L’ACPR a 15 ans

par | 27 Nov 2025 | Eclairage

Créée en 2010 pour instaurer le système de supervision financière français, l’ACPR a fusionné les autorités de contrôle existantes1. Dans le contexte post crise de 2008, les institutions européennes avaient fortement recommandé d’adopter une supervision intégrée sinon unique pour une plus grande efficacité.

Quinze ans plus tard, l’ACPR met en avant un bilan positif. De fait, cette institution, dans sa mission de supervision, a permis de préserver la stabilité du secteur financier. Cela se traduit par un bon niveau de solvabilité des organismes d’assurances2 et une amélioration de la rentabilité des banques. Jean-Paul Faugère, vice-président de l’Autorité, s’en félicite en précisant d’ailleurs3 que « le dernier rapport sur les chiffres qui caractérisent nos institutions financières a pu conclure à la résilience de notre système financier ». Ce qui est indéniable.

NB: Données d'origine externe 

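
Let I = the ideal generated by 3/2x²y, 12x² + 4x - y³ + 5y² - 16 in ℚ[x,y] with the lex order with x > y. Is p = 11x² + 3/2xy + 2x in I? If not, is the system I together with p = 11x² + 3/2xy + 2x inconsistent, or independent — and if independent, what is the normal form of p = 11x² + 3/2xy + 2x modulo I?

First compute the reduced Gröbner basis of I by Buchberger's algorithm.
f_1 = 3/2x²y, LT = x²y.
f_2 = 12x² + 4x - y³ + 5y² - 16, LT = x².

S(f_1,f_2): lcm = x²y. S = -⅓xy + 1/12y⁴ - 5/12y³ + 4/3y.
  reduce S modulo (f_1, f_2):
  remainder -⅓xy + 1/12y⁴ - 5/12y³ + 4/3y ≠ 0; add h_3 = -⅓xy + 1/12y⁴ - 5/12y³ + 4/3y to the basis.

S(f_1,h_3): lcm = x²y. S = ¼xy⁴ - 5/4xy³ + 4xy.
  reduce S modulo (f_1, f_2, h_3):
  remainder 1/16y⁷ - ⅝y⁶ + 25/16y⁵ + 2y⁴ - 10y³ + 16y ≠ 0; add h_4 = 1/16y⁷ - ⅝y⁶ + 25/16y⁵ + 2y⁴ - 10y³ + 16y to the basis.

The other S-polynomials (S(f_2,h_3), S(f_1,h_4), S(f_2,h_4), S(h_3,h_4)) all reduce to 0 modulo the current basis, so we have a Gröbner basis.
Inter-reduce: drop elements whose leading term is divisible by another's, tail-reduce, and make monic.
Reduced Gröbner basis: {x² + ⅓x - 1/12y³ + 5/12y² - 4/3, xy - ¼y⁴ + 5/4y³ - 4y, y⁷ - 10y⁶ + 25y⁵ + 32y⁴ - 160y³ + 256y}.
Label its elements g_1 = x² + ⅓x - 1/12y³ + 5/12y² - 4/3, g_2 = xy - ¼y⁴ + 5/4y³ - 4y, g_3 = y⁷ - 10y⁶ + 25y⁵ + 32y⁴ - 160y³ + 256y.

Reduce p = 11x² + 3/2xy + 2x modulo G:
  leading term x²: subtract (11)·g_1 from 11x² + 3/2xy + 2x → 3/2xy - 5/3x + 11/12y³ - 55/12y² + 44/3
  leading term xy: subtract (3/2)·g_2 from 3/2xy - 5/3x + 11/12y³ - 55/12y² + 44/3 → -5/3x + ⅜y⁴ - 23/24y³ - 55/12y² + 6y + 44/3
  leading term x: no divisor's leading term divides it; move -5/3x to the remainder.
  leading term y⁴: no divisor's leading term divides it; move ⅜y⁴ to the remainder.
  leading term y³: no divisor's leading term divides it; move -23/24y³ to the remainder.
  leading term y²: no divisor's leading term divides it; move -55/12y² to the remainder.
  leading term y: no divisor's leading term divides it; move 6y to the remainder.
  leading term 1: no divisor's leading term divides it; move 44/3 to the remainder.
  normal form = -5/3x + ⅜y⁴ - 23/24y³ - 55/12y² + 6y + 44/3.
The normal form is nonzero, so p ∉ I. Since p minus its normal form lies in I, I + (p) = I + (r) where r = -5/3x + ⅜y⁴ - 23/24y³ - 55/12y² + 6y + 44/3; decide whether this ideal is the whole ring.
Run Buchberger on G together with r (pairs among the g_i already reduce to 0 since G is a Gröbner basis):
g_1 = x² + ⅓x - 1/12y³ + 5/12y² - 4/3, LT = x².
g_2 = xy - ¼y⁴ + 5/4y³ - 4y, LT = xy.
g_3 = y⁷ - 10y⁶ + 25y⁵ + 32y⁴ - 160y³ + 256y, LT = y⁷.
r = -5/3x + ⅜y⁴ - 23/24y³ - 55/12y² + 6y + 44/3, LT = x.

S(g_1,r): lcm = x². S = 9/40xy⁴ - 23/40xy³ - 11/4xy² + 18/5xy + 137/15x - 1/12y³ + 5/12y² - 4/3.
  reduce S modulo (g_1, g_2, g_3, r):
  remainder 11/80y⁶ - 11/8y⁵ + 2197/400y⁴ - 627/200y³ - 357/10y² + 822/25y + 1976/25 ≠ 0; add m_5 = 11/80y⁶ - 11/8y⁵ + 2197/400y⁴ - 627/200y³ - 357/10y² + 822/25y + 1976/25 to the basis.

S(g_2,r): lcm = xy. S = 9/40y⁵ - 33/40y⁴ - 3/2y³ + 18/5y² + 24/5y.
  reduce S modulo (g_1, g_2, g_3, r, m_5):
  remainder 9/40y⁵ - 33/40y⁴ - 3/2y³ + 18/5y² + 24/5y ≠ 0; add m_6 = 9/40y⁵ - 33/40y⁴ - 3/2y³ + 18/5y² + 24/5y to the basis.

S(g_2,m_5): lcm = xy⁶. S = 10xy⁵ - 2197/55xy⁴ + 114/5xy³ + 2856/11xy² - 13152/55xy - 31616/55x - ¼y⁹ + 5/4y⁸ - 4y⁶.
  reduce S modulo (g_1, g_2, g_3, r, m_5, m_6):
  remainder 2964/605y⁴ - 988/55y³ - 3952/121y² + 47424/605y + 63232/605 ≠ 0; add m_7 = 2964/605y⁴ - 988/55y³ - 3952/121y² + 47424/605y + 63232/605 to the basis.

S(g_3,m_6): lcm = y⁷. S = -19/3y⁶ + 95/3y⁵ + 16y⁴ - 544/3y³ + 256y.
  reduce S modulo (g_1, g_2, g_3, r, m_5, m_6, m_7):
  remainder 640/27y³ - 3200/27y² + 10240/27 ≠ 0; add m_8 = 640/27y³ - 3200/27y² + 10240/27 to the basis.

The other S-polynomials (S(g_1,g_2), S(g_1,g_3), S(g_2,g_3), S(g_3,r), S(g_1,m_5), S(g_3,m_5), S(r,m_5), S(g_1,m_6), S(g_2,m_6), S(r,m_6), S(m_5,m_6), S(g_1,m_7), S(g_2,m_7), S(g_3,m_7), S(r,m_7), S(m_5,m_7), S(m_6,m_7), S(g_1,m_8), S(g_2,m_8), S(g_3,m_8), S(r,m_8), S(m_5,m_8), S(m_6,m_8), S(m_7,m_8)) all reduce to 0 modulo the current basis, so we have a Gröbner basis.
Inter-reduce: drop elements whose leading term is divisible by another's, tail-reduce, and make monic.
Reduced Gröbner basis: {x, y³ - 5y² + 16}.
The reduced Gröbner basis of I + (p) is {x, y³ - 5y² + 16} ≠ {1}, a proper ideal, so the enlarged system stays consistent: p is independent of I, with normal form -5/3x + ⅜y⁴ - 23/24y³ - 55/12y² + 6y + 44/3.

The remainder on division by a Gröbner basis is unique — it is the normal form.

11x² + 3/2xy + 2x is independent of I; its normal form modulo I is -5/3x + ⅜y⁴ - 23/24y³ - 55/12y² + 6y + 44/3.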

Dans son rôle prudentiel, elle a accompagné la succession de textes réglementaires qui ont littéralement déferlé sur le secteur complexifiant l’exercice de ses activités. Elle n’a pas manqué de sens de la mesure dans un certain nombre d’entre eux, mais elle est restée parfois évasive dans d’autres. En effet, pour certaines questions relatives aux pratiques commerciales, la prudence peut être l’ennemie de la rigueur. Or, la protection de la clientèle est la mère de ses missions. Dans ce domaine de préoccupation, le bilan est plus mitigé. Peut-être parce que le sujet « plus grand public » est, par nature, plus sensible et requiert un doigté plus fin.

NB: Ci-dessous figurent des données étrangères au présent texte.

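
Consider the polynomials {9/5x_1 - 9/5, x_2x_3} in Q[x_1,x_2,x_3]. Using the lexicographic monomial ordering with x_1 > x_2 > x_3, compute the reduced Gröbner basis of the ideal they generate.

f_1 = 9/5x_1 - 9/5, LT = x_1.
f_2 = x_2x_3, LT = x_2x_3.

The S-polynomials (S(f_1,f_2)) all reduce to 0 modulo the current basis, so we have a Gröbner basis.

G = {x_1 - 1, x_2x_3}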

Il n’en demeure pas moins que dans ce domaine des pratiques commerciales, la doctrine du régulateur est moins affirmée. C’est notamment le cas en matière d’information et de transparence des statuts professionnels comme des rémunérations. Le conseil, dont la réglementation a fait une obligation centrale, est dans certains dispositifs, en particulier de vente à distance, simplement bâclé pour ne pas dire inexistant. La norme protectrice des assurés est bien loin d’être respectée. Ce qui laisse rêveur devant la volonté de l’ACPR de pousser les feux pour promouvoir le concept de value for money alors que l’essence même de l’obligation de conseil n’est pas respectée.

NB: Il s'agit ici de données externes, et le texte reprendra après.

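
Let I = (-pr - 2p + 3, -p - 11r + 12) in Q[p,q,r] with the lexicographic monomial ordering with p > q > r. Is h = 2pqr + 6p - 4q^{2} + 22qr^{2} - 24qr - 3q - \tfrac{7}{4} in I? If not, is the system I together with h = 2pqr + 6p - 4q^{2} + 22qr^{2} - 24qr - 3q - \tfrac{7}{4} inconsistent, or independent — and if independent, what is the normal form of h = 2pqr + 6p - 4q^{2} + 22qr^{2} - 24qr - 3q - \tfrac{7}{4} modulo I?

First compute the reduced Gröbner basis of I by Buchberger's algorithm.
f_1 = -pr - 2p + 3, LT = pr.
f_2 = -p - 11r + 12, LT = p.

S(f_1,f_2): lcm = pr. S = 2p - 11r^{2} + 12r - 3.
  reduce S modulo (f_1, f_2):
  remainder -11r^{2} - 10r + 21 ≠ 0; add k_3 = -11r^{2} - 10r + 21 to the basis.

The other S-polynomials (S(f_1,k_3), S(f_2,k_3)) all reduce to 0 modulo the current basis, so we have a Gröbner basis.
Inter-reduce: drop elements whose leading term is divisible by another's, tail-reduce, and make monic.
Reduced Gröbner basis: {p + 11r - 12, r^{2} + \tfrac{10}{11}r - \tfrac{21}{11}}.
Label its elements g_1 = p + 11r - 12, g_2 = r^{2} + \tfrac{10}{11}r - \tfrac{21}{11}.

Reduce h = 2pqr + 6p - 4q^{2} + 22qr^{2} - 24qr - 3q - \tfrac{7}{4} modulo G:
  leading term pqr: subtract (2qr)·g_1 from 2pqr + 6p - 4q^{2} + 22qr^{2} - 24qr - 3q - \tfrac{7}{4} → 6p - 4q^{2} - 3q - \tfrac{7}{4}
  leading term p: subtract (6)·g_1 from 6p - 4q^{2} - 3q - \tfrac{7}{4} → -4q^{2} - 3q - 66r + \tfrac{281}{4}
  leading term q^{2}: no divisor's leading term divides it; move -4q^{2} to the remainder.
  leading term q: no divisor's leading term divides it; move -3q to the remainder.
  leading term r: no divisor's leading term divides it; move -66r to the remainder.
  leading term 1: no divisor's leading term divides it; move \tfrac{281}{4} to the remainder.
  normal form = -4q^{2} - 3q - 66r + \tfrac{281}{4}.
The normal form is nonzero, so h ∉ I. Since h minus its normal form lies in I, I + (h) = I + (n) where n = -4q^{2} - 3q - 66r + \tfrac{281}{4}; decide whether this ideal is the whole ring.
Run Buchberger on G together with n (pairs among the g_i already reduce to 0 since G is a Gröbner basis):
g_1 = p + 11r - 12, LT = p.
g_2 = r^{2} + \tfrac{10}{11}r - \tfrac{21}{11}, LT = r^{2}.
n = -4q^{2} - 3q - 66r + \tfrac{281}{4}, LT = q^{2}.

The S-polynomials (S(g_1,g_2), S(g_1,n), S(g_2,n)) all reduce to 0 modulo the current basis, so we have a Gröbner basis.
Inter-reduce: drop elements whose leading term is divisible by another's, tail-reduce, and make monic.
Reduced Gröbner basis: {p + 11r - 12, q^{2} + \tfrac{3}{4}q + \tfrac{33}{2}r - \tfrac{281}{16}, r^{2} + \tfrac{10}{11}r - \tfrac{21}{11}}.
The reduced Gröbner basis of I + (h) is {p + 11r - 12, q^{2} + \tfrac{3}{4}q + \tfrac{33}{2}r - \tfrac{281}{16}, r^{2} + \tfrac{10}{11}r - \tfrac{21}{11}} ≠ {1}, a proper ideal, so the enlarged system stays consistent: h is independent of I, with normal form -4q^{2} - 3q - 66r + \tfrac{281}{4}.

2pqr + 6p - 4q^{2} + 22qr^{2} - 24qr - 3q - \tfrac{7}{4} is independent of I; its normal form modulo I is -4q^{2} - 3q - 66r + \tfrac{281}{4}.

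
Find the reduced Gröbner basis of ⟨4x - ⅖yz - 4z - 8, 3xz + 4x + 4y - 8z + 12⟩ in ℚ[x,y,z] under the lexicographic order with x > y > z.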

Toujours dans le domaine du contrôle, il y a eu quelques loupés comme dans la très regrettable affaire de la Sfam où des contrôles insuffisants ou inopérants ont laissé des pratiques frauduleuses prospérer des années lésant des milliers d’assurés. Ce volet des contrôles doit être revu. De nombreux intermédiaires, rencontrés ici ou là, expriment une réelle inquiétude à la perspective d’un contrôle de l’ACPR, alors même qu’ils sont sérieux, appliqués, professionnels et respectueux des intérêts de leurs clients. D’autres agissent un peu trop en marge de la règle sans conséquence visible. Il serait bien que la peur change de camp. On peut entendre, comme le souligne l’organisme de contrôle, qu’il agit sans en faire de publicité. Certes, mais dans ce domaine faire savoir a deux vertus. La première est de réaffirmer la règle, sinon la doctrine et la seconde est qu’il n’y a pas d’impunité.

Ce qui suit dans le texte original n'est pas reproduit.